Java-isms start with the name (JAR -> WAR -> EAR -> CSAR) and continue throughout, most obviously by basing CSAR on JAR, but also stylistically by using e.g. mixed-case symbols with dashes as word separators. (The C-style  choice would be lowercase with underscores, 90's-style would be camel case, W3C-style would be lowercase with dashes, etc.; The Apple Way™ would probably eschew all of these in favor of human-readable regular case with spaces as word separators. Cultural clues matter for adoption!)
 
Instead, for instance, we could simply prescribe a ZIP format and then define our own tree structure inside it and only include meta files to the extend that TOSCA deems necessary. E.g.
 
./
├── directory1
├── directory2
├── directory3
├── directory4
├── file1
├── file2
├── file3
├── file4
├── file5
├── file6
└── tosca/
    ├── files.yml
    ├── manifest
    ├── service-template.yml
    ├── signature.asc
    └── version
 
would be probably very close to sufficient.
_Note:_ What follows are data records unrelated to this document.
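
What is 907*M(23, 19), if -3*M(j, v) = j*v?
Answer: -396359/3 ≈ -1.3212e+5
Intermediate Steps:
M(j, v) = -j*v/3
907*M(23, 19) = 907*(-⅓*23*19) = 907*(-437/3) = -396359/3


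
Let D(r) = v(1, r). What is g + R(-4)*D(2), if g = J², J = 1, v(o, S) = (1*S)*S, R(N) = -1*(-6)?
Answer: 25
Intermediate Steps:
R(N) = 6
v(o, S) = S² (v(o, S) = S*S = S²)
D(r) = r²
g = 1 (g = 1² = 1)
g + R(-4)*D(2) = 1 + 6*2² = 1 + 6*4 = 1 + 24 = 25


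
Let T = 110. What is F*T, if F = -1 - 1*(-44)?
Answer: 4730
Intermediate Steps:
F = 43 (F = -1 + 44 = 43)
F*T = 43*110 = 4730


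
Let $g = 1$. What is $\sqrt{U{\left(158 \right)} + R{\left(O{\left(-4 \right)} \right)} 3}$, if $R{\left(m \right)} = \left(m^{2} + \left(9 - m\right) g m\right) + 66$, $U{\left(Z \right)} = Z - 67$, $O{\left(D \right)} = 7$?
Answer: $\sqrt{478} \approx 21.863$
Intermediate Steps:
$U{\left(Z \right)} = -67 + Z$
$R{\left(m \right)} = 66 + m^{2} + m \left(9 - m\right)$ ($R{\left(m \right)} = \left(m^{2} + \left(9 - m\right) 1 m\right) + 66 = \left(m^{2} + \left(9 - m\right) m\right) + 66 = \left(m^{2} + m \left(9 - m\right)\right) + 66 = 66 + m^{2} + m \left(9 - m\right)$)
$\sqrt{U{\left(158 \right)} + R{\left(O{\left(-4 \right)} \right)} 3} = \sqrt{\left(-67 + 158\right) + \left(66 + 9 \cdot 7\right) 3} = \sqrt{91 + \left(66 + 63\right) 3} = \sqrt{91 + 129 \cdot 3} = \sqrt{91 + 387} = \sqrt{478}$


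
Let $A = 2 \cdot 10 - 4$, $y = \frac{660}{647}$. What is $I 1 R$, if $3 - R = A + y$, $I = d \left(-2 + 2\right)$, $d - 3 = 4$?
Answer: $0$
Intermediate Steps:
$d = 7$ ($d = 3 + 4 = 7$)
$I = 0$ ($I = 7 \left(-2 + 2\right) = 7 \cdot 0 = 0$)
$y = \frac{660}{647}$ ($y = 660 \cdot \frac{1}{647} = \frac{660}{647} \approx 1.0201$)
$A = 16$ ($A = 20 - 4 = 16$)
$R = - \frac{9071}{647}$ ($R = 3 - \left(16 + \frac{660}{647}\right) = 3 - \frac{11012}{647} = - \frac{9071}{647} \approx -14.02$)
$I 1 R = 0 \cdot 1 \left(- \frac{9071}{647}\right) = 0 \left(- \frac{9071}{647}\right) = 0$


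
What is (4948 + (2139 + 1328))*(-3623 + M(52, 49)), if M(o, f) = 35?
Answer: -30193020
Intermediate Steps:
(4948 + (2139 + 1328))*(-3623 + M(52, 49)) = (4948 + (2139 + 1328))*(-3623 + 35) = (4948 + 3467)*(-3588) = 8415*(-3588) = -30193020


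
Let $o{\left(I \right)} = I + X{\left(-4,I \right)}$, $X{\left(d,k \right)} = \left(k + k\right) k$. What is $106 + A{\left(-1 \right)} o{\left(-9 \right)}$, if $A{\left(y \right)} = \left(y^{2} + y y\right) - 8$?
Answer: $-812$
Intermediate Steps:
$X{\left(d,k \right)} = 2 k^{2}$ ($X{\left(d,k \right)} = 2 k k = 2 k^{2}$)
$o{\left(I \right)} = I + 2 I^{2}$
$A{\left(y \right)} = -8 + 2 y^{2}$ ($A{\left(y \right)} = \left(y^{2} + y^{2}\right) - 8 = 2 y^{2} - 8 = -8 + 2 y^{2}$)
$106 + A{\left(-1 \right)} o{\left(-9 \right)} = 106 + \left(-8 + 2 \left(-1\right)^{2}\right) \left(- 9 \left(1 + 2 \left(-9\right)\right)\right) = 106 + \left(-8 + 2 \cdot 1\right) \left(- 9 \left(1 - 18\right)\right) = 106 + \left(-8 + 2\right) \left(\left(-9\right) \left(-17\right)\right) = 106 - 918 = -812$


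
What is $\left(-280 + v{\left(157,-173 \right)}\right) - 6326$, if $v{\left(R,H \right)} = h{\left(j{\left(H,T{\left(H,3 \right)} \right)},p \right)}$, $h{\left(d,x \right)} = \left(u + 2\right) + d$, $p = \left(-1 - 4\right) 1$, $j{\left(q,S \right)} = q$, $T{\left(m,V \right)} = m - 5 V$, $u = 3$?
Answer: $-6774$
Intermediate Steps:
$p = -5$ ($p = \left(-5\right) 1 = -5$)
$h{\left(d,x \right)} = 5 + d$ ($h{\left(d,x \right)} = \left(3 + 2\right) + d = 5 + d$)
$v{\left(R,H \right)} = 5 + H$
$\left(-280 + v{\left(157,-173 \right)}\right) - 6326 = \left(-280 + \left(5 - 173\right)\right) - 6326 = \left(-280 - 168\right) - 6326 = -448 - 6326 = -6774$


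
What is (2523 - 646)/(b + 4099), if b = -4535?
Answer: -1877/436 ≈ -4.3050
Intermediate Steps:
(2523 - 646)/(b + 4099) = (2523 - 646)/(-4535 + 4099) = 1877/(-436) = 1877*(-1/436) = -1877/436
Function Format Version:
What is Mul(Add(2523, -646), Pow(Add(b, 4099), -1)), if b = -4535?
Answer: Rational(-1877, 436) ≈ -4.3050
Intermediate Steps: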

The "files" file could contain ownership/permissions instructions, manifest could be a simple Unix-style (":"-separated, one line per file) database, version would give the CSAR version the archive follows, etc. Most importantly, it would be minimal, culturally agnostic, and it would not carry silly stuff from 15 years ago over to the modern age such as the 72 char limit in the JAR spec. I realize it would be simpler to base CSAR simply on JAR, but the big opportunity here is that we can make it much simpler than that.
 
Does that make sense?
 
To summarize, I think we need to make 3 decisions:
 
1. *Archive Format*. I believe everyone is OK with ZIP from a platform-independence perspective

2. *Layout*. We have 3 different types of files: Archive meta data (version, signature, ...), TOSCA meta data (manifest, service template, ...), and the Payload tree. All three could be flat ("X" in the notation below) or in their own directory ("[X]"). With that said, I can think of 3 basic structures:

    1. *All flat*: [A T P] or [A [T] [P]] or any mixture thereof
    2. "A outside, rest inside*: [A [T P]], etc.; this has been traditionally more popular with tar/cpio-based archives but matters less with formats where files are directly addressable such as ZIP 
    3. *A lumped together with T*: [[T A] P]; the example above uses this format

3. Format of TOSCA-defined files. These could be

    1. *All uniform* (XML or YAML) or
    2. *Heterogenous* based on intended use: e.g. Service Template XML or YAML, Manifest parseable for Unix tools, signature consumable for PKI tools, others for human consumption, etc.
 

My preference would be 1, 2.3 and 3.2.
 

> Packaging Format for TOSCA
> --------------------------
>
>                 Key: TOSCA-17
>                 URL: http://tools.oasis-open.org/issues/browse/TOSCA-17
>             Project: OASIS Topology and Orchestration Specification for Cloud Applications (TOSCA) TC
>          Issue Type: New Feature
>          Components: Spec
>    Affects Versions: CSD03
>            Reporter: Frank Leymann 
>
> Specifying a cloud application requires a number of different artifacts. In order to allow self-contained definitions of cloud applications a packaging format is needed that contains all the artifacts making up a manageable cloud application.